Eastman Kodak - History - Timeline - 1880 To 1900

1880 To 1900

  • April 1880: George Eastman leased the third floor of a building on State Street in Rochester and began the commercial manufacture of dry plates.
  • January 1, 1881: Eastman and businessman Henry A. Strong formed a partnership called the Eastman Dry Plate Company. Eastman resigned his position at the Rochester Savings Bank in order to work full-time at the Eastman Dry Plate Company.
  • 1884: The Eastman-Strong partnership was dissolved and the Eastman Dry Plate and Film Company formed with 14 shareowners. The Eastman Dry Plate Company was responsible for the first cameras suitable for non expert use.
  • 1885: George Eastman invented roll film, the basis for the invention of motion picture film, as used by early filmmakers and Thomas Edison.
  • September 4, 1888: Eastman registered the trademark Kodak.
  • 1888: The first model of the Kodak camera appeared. It took round pictures 6.4 cm (2.5 inches) in diameter, was of the fixed focus type, and carried a roll of film enough for 100 exposures. Its invention practically marked the advent of amateur photography, as before that time both apparatus and processes were too burdensome to classify photography as recreation. The roll film used in the first model of the Kodak camera had a paper base but was soon superseded by a film with a cellulose base, a practical transparent flexible film. The first films had to be loaded into the camera and unloaded in the dark room, but the film cartridge system with its protecting strip of non-actinic paper made it possible to load and unload the camera in ordinary light. The Kodak Developing Machine (1900) and its simplified successor, the Kodak Film Tank, provided the means for daylight development of film, making the dark room unnecessary for any of the operations of amateur photography. The earlier types of the Kodak cameras were of the box form and of fixed focus, and as various sizes were added, devices for focusing the lenses were incorporated.
  • 1889: The Eastman Company was formed.
  • 1891: George Eastman began to produce a second line of cameras, the Ordinary range.
  • 1892: It was renamed the Eastman Kodak Company in 1892. Eastman Kodak Company of New York was organized. He coined the advertising slogan, "You press the button, we do the rest." The Kodak company thereby attained its name from the first simple roll film cameras produced by Eastman Dry Plate Company, known as the "Kodak" in its product line.

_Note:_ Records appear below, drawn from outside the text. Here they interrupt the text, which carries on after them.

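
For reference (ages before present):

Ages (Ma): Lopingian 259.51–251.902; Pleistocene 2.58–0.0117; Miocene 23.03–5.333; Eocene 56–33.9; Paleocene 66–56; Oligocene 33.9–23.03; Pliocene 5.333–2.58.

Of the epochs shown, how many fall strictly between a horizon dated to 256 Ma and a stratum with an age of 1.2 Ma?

256 Ma sits inside the Lopingian (259.51–251.902) and 1.2 Ma inside the Pleistocene (2.58–0.0117); neither of those is wholly between the two dates.
The listed epochs lying completely between them are Paleocene, Eocene, Oligocene, Miocene, Pliocene — 5 in all.

5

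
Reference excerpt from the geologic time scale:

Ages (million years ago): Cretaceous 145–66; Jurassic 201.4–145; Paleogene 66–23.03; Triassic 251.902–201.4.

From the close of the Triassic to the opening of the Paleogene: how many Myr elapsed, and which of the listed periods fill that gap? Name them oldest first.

End of Triassic = 201.4 Ma; start of Paleogene = 66 Ma.
Gap = 201.4 − 66 = 135.4 Myr.
Periods wholly inside 201.4–66 Ma: Jurassic (201.4–145), Cretaceous (145–66).

135.4 million years; Jurassic, Cretaceous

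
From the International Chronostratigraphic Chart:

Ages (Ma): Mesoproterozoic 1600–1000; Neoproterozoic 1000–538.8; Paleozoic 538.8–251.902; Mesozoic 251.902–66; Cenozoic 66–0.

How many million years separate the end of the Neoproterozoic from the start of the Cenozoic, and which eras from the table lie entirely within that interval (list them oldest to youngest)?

The Neoproterozoic closes at 538.8 Ma and the Cenozoic opens at 66 Ma, so the interval is 538.8 − 66 = 472.8 Myr.
An era fits inside if it starts at or after 538.8 Ma and ends at or before 66 Ma; oldest first that gives Paleozoic, Mesozoic.

472.8 million years; Paleozoic, Mesozoic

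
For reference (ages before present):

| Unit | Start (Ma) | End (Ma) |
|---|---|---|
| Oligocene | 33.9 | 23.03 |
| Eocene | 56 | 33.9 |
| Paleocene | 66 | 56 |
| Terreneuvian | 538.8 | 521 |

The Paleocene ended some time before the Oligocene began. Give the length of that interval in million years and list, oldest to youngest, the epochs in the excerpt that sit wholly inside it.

The Paleocene closes at 56 Ma and the Oligocene opens at 33.9 Ma, so the interval is 56 − 33.9 = 22.1 Myr.
An epoch fits inside if it starts at or after 56 Ma and ends at or before 33.9 Ma; oldest first that gives Eocene.

22.1 million years; Eocene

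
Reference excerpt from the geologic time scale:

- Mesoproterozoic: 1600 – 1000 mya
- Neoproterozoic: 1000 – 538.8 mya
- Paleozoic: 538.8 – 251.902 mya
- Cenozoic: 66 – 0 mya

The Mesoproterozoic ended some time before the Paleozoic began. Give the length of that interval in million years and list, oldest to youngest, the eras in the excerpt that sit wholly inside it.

461.2 million years; Neoproterozoic

The Mesoproterozoic closes at 1000 Ma and the Paleozoic opens at 538.8 Ma, so the interval is 1000 − 538.8 = 461.2 Myr.
An era fits inside if it starts at or after 1000 Ma and ends at or before 538.8 Ma; oldest first that gives Neoproterozoic.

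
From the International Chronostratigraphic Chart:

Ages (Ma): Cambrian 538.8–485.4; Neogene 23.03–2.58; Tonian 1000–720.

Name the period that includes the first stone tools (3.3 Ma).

3.3 Ma lies between 23.03 and 2.58 Ma, so it falls in the Neogene.

Neogene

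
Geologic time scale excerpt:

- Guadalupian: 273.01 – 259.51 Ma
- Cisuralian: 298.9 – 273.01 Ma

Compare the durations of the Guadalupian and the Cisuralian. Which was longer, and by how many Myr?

Cisuralian, by 12.39 million years

Guadalupian: 273.01 − 259.51 = 13.5 Myr.
Cisuralian: 298.9 − 273.01 = 25.89 Myr.
Difference: 25.89 − 13.5 = 12.39 Myr, so the Cisuralian was longer.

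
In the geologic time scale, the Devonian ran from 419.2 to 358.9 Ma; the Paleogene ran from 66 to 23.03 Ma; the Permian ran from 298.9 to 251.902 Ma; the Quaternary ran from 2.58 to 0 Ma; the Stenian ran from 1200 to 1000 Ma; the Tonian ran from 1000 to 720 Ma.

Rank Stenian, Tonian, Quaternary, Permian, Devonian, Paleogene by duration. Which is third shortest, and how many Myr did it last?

Permian, 46.998 million years

Start − end for each: Stenian 1200 − 1000 = 200; Tonian 1000 − 720 = 280; Quaternary 2.58 − 0 = 2.58; Permian 298.9 − 251.902 = 46.998; Devonian 419.2 − 358.9 = 60.3; Paleogene 66 − 23.03 = 42.97.
Ranking these from shortest: Quaternary < Paleogene < Permian < Devonian < Stenian < Tonian.
Position 3 in that ranking is Permian, which lasted 46.998 Myr.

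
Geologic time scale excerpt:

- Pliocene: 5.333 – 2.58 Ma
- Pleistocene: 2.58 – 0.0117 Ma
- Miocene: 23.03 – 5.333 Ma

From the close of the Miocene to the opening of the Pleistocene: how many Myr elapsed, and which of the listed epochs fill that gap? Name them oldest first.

End of Miocene = 5.333 Ma; start of Pleistocene = 2.58 Ma.
Gap = 5.333 − 2.58 = 2.753 Myr.
Epochs wholly inside 5.333–2.58 Ma: Pliocene (5.333–2.58).

2.753 million years; Pliocene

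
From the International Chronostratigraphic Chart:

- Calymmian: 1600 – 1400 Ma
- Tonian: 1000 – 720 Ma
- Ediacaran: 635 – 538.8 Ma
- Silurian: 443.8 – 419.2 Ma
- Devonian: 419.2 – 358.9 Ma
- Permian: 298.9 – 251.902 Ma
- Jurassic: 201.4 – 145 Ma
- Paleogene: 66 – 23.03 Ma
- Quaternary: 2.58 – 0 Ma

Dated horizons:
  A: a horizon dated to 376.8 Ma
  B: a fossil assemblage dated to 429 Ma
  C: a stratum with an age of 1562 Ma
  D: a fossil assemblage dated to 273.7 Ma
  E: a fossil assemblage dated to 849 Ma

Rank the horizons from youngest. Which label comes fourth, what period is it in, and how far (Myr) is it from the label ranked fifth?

Smaller Ma means younger, so youngest first: D 273.7 < A 376.8 < B 429 < E 849 < C 1562.
Counting 4 along gives E (849 Ma); the excerpt puts that inside the Tonian, 1000–720 Ma.
Next in line is C (1562 Ma), and 1562 − 849 = 713 Myr.

E, in the Tonian; 713 million years to C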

  • Early 1890s: The first folding Kodak cameras were introduced. These were equipped with folding bellows that permitted much greater compactness.
  • 1895: The first pocket Kodak camera, the $5 Pocket Kodak, was introduced. It was of the box form type, slipping easily into an ordinary coat pocket, and producing negatives 1½ x 2 inches.
  • 1897: The first folding pocket Kodak camera was introduced, and was mentioned in the novel Dracula.